COS 107-6 - Effect of nonnative vegetation on Carabid beetle community composition in urban forests

Thursday, August 9, 2018: 9:50 AM
235-236, New Orleans Ernest N. Morial Convention Center
Jennifer Mitchell1, Steven D. Frank1 and Vincent D'Amico III2, (1)Entomology and Plant Pathology, North Carolina State University, Raleigh, NC, (2)Northern Research Station, Baltimore Urban Field Station, USDA Forest Service, Baltimore, MD
Background/Question/Methods

Eastern deciduous forests are threatened by habitat loss and fragmentation due to urban expansion from increasing city populations. Forests are important because they contribute to the preservation of native species and habitat, carbon sequestration, and atmospheric cooling. Increased urbanization and presence of nonnative plant species change the composition of ecological communities and alter forest function. The family Carabidae, ground beetles, are used around the world as ‘indicator taxa’ for monitoring forest health. Carabids are ecologically and taxonomically varied, abundant, and sensitive to human-caused disturbances.

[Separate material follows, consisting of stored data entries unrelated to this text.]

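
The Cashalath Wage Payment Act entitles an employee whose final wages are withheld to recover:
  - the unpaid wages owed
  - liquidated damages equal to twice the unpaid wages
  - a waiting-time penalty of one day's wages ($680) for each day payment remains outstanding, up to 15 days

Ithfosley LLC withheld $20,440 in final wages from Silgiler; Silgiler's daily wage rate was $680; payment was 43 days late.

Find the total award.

$71,520

Doubled: 2 × $20,440 = $40,880
Penalty days: min(43, 15) = 15
Waiting-time penalty: 15 × $680 = $10,200
Total award: $20,440 + $40,880 + $10,200 = $71,520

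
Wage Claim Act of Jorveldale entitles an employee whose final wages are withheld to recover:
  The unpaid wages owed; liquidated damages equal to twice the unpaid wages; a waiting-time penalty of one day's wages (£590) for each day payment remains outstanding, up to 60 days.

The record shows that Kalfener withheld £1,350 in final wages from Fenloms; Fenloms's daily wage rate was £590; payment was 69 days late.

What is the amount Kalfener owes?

Total award: £39,450

Doubled: 2 × £1,350 = £2,700
Penalty days: min(69, 60) = 60
Waiting-time penalty: 60 × £590 = £35,400
Total award: £1,350 + £2,700 + £35,400 = £39,450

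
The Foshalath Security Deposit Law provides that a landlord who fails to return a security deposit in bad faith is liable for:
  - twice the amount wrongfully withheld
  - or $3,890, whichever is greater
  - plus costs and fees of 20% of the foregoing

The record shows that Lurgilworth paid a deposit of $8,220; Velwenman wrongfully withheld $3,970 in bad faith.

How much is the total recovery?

$9,528

Doubled: 2 × $3,970 = $7,940
Minimum $3,890: $7,940 meets the minimum, no increase.
Costs and fees: 20% of $7,940 = $1,588
Total recovery: $7,940 + $1,588 = $9,528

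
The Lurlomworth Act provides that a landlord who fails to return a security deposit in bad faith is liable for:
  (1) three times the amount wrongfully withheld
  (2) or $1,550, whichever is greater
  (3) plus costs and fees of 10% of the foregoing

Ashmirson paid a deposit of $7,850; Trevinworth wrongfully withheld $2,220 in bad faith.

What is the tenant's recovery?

$7,326

Trebled: 3 × $2,220 = $6,660
Minimum $1,550: $6,660 meets the minimum, no increase.
Costs and fees: 10% of $6,660 = $666
Total recovery: $6,660 + $666 = $7,326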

We studied communities of carabid beetles in rural, suburban, and urban forest fragments in Raleigh, North Carolina and Newark, Delaware. We tested the hypothesis that nonnative vegetation in urbanized forests will have an effect on carabid community composition. We quantified vegetation and carabid beetle communities in 12 forest fragments in each city. Forest fragments spanned a rural to urban gradient and a size gradient of 1 to 25 hectares. We collected carabid beetles every six weeks from May to December using pitfall traps. From a total of 239 pitfall traps, we collected 995 adult carabids. Carabid beetles were identified to species and categorized by life history traits, and pooled by forest fragment.

Results/Conclusions

Older forest fragments with established canopies were less colonized by nonnative plant species. We collected more carabids in forest fragments with less nonnative plant species and more coarse woody debris, and these sites had more predatory carabid species. Smaller and younger forest fragments had more nonnative plant species, and more generalist carabid species. Forest fragments with more nonnative plant species had less leaf litter, less soil organic matter, and less coarse woody debris. Forest fragments with more nonnative vegetation had less habitat for forest specialist carabid species. These results indicate that the community of plant species, specifically the presence of nonnative plant species, in urban forest fragments affect carabid community composition. This study is important because it quantifies the relationship between nonnative species and their effect on native ecosystems. These findings support the idea that improving remnant native habitats in urban areas, by removing nonnative species, may help to conserve forest-specialist carabid and other native biotic communities.